You might, therefore, either leap dangerously close to your chandelier or bang your forehead against your winkle pickers in despair when I reveal to you the list of most pirated e-books of 2009.

I am grateful to who have obtained this list from someone they met on a street corner. Wait, no. This list actually comes from BitTorrent’s tally of nefarious downloads.

You will, no doubt, be expecting that the pirates of the Nook and Kindle would have reached for novels of airport quality. You know, James Patterson, Dan Brown, and the dripping anguish of Nicholas Sparks.

You will, no doubt, not have your finger on any kind of bookish Bluebeard’s pulse.

Proof that this is an important tome.

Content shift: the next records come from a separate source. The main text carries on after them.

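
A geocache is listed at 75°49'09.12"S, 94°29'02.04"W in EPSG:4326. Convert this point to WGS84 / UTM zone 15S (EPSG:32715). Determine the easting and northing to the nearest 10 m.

Zone 15 central meridian λ₀ = 6×15 − 183 = -93°; Δλ = -1.4839°.
Transverse Mercator on WGS84 with k₀ = 0.9996 gives E = 459424.378 m, N = 1584479.283 m.

E 459420 m, N 1584480 m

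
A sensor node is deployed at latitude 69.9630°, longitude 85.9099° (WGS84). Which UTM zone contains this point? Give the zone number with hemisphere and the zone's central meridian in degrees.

UTM zone = ⌊(λ + 180)/6⌋ + 1; 85.9099° ∈ [84°, 90°) → zone 45.
Hemisphere: N (φ ≥ 0).
Central meridian λ₀ = 6×45 − 183 = 87°.

Zone 45N, central meridian 87°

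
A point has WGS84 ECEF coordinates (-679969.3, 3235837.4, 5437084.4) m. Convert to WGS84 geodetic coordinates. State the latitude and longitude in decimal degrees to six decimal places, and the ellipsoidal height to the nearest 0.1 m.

λ = atan2(Y, X) = 101.86729920°; p = √(X²+Y²) = 3306509.0 m.
Bowring's method on WGS84 (a = 6378137 m, b = 6356752.314 m) gives φ = 58.86510013°, h = 1054.784 m.

lat 58.865100°, lon 101.867299°, h 1054.8 m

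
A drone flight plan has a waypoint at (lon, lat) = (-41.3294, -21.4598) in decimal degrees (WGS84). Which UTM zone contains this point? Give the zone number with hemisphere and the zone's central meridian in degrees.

UTM zone = ⌊(λ + 180)/6⌋ + 1; -41.3294° ∈ [-42°, -36°) → zone 24.
Hemisphere: S (φ < 0).
Central meridian λ₀ = 6×24 − 183 = -39°.

Zone 24S, central meridian -39°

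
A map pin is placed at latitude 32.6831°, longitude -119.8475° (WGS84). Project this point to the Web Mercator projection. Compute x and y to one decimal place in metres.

Web Mercator is spherical with R = a = 6378137 m.
x = R·λ = 6378137 × -2.091733475 = -13341362.673 m.
y = R·ln tan(π/4 + φ/2) = 6378137 × 0.604144429 = 3853315.937 m.

x -13341362.7 m, y 3853315.9 m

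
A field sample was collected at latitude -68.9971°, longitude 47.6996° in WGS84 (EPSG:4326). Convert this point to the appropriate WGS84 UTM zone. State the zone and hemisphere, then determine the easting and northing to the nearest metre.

Longitude 47.6996° lies in the 6° band [42°, 48°), giving zone 38; latitude is south of the equator, so 38S.
Zone 38 central meridian λ₀ = 6×38 − 183 = 45°; Δλ = +2.6996°.
Transverse Mercator on WGS84 with k₀ = 0.9996 gives E = 607952.949 m, N = 2343586.430 m.

Zone 38S: E 607953 m, N 2343586 m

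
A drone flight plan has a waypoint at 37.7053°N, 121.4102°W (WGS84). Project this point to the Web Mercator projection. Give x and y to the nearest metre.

Web Mercator is spherical with R = a = 6378137 m.
x = R·λ = 6378137 × -2.119007736 = -13515321.641 m.
y = R·ln tan(π/4 + φ/2) = 6378137 × 0.711473872 = 4537877.829 m.

x -13515322 m, y 4537878 m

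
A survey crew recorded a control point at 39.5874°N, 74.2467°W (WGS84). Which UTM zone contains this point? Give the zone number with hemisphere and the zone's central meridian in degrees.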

Even the great Deepak Chopra has a version.

CC Dan4th/Flickr

For the No. 1 illegal download in 2009 was the «Kama Sutra.» The Indian manual for so many things sexual managed to beat out another manual of fundamental interest to a pirate’s survival on the tossing tempests of this world: «Adobe Photoshop Secrets.»

My own feeling, from deep beneath my T-shirt, is that the «Kama Sutra» and «Adobe Photoshop Secrets» have largely been downloaded by the same people for entirely related purposes. However, I cannot prove it, so let us move seamlessly beyond the steamy and attempt to find calmer waters.

Oh, dear. At No. 3, we have «The Complete Idiot’s Guide to Amazing Sex.» Followed, with geometric nerdy symmetry, by «The Lost Notebooks of Leonardo da Vinci.» Then, perhaps suggesting an interest in a post baby-making period, we have «Solar House—A Guide for the Solar Designer.»

But no sooner were the pirates leaning toward domesticity when up at No. 6 popped «Before Pornography—Erotic Writing In Early Modern England.»

The complete series of «Twilight» provided respite at No. 7, before, one imagines, the searing sexual frustration of the yet to shave slammed in again at No. 8 with «How To Get Anyone To Say YES—The Science Of Influence.»

At No. 9, please welcome «Nude Photography—The Art And The Craft.» And rounding out the extremely rounded and optimistic persona of the illegal e-book downloader we have, at No. 10, «Fix It—How To Do All Those Little Repair Jobs Around The Home.»

It is sometimes those who break the law in their youth (and I feel confident so many illegal downloaders have fresh dirt behind their ears) who do, indeed, rise Shut Up Sex and become leaders of companies, even of nations.

So I am giddy in the knowledge that that the world may soon be run by people whose primary obsessions are sex and building things.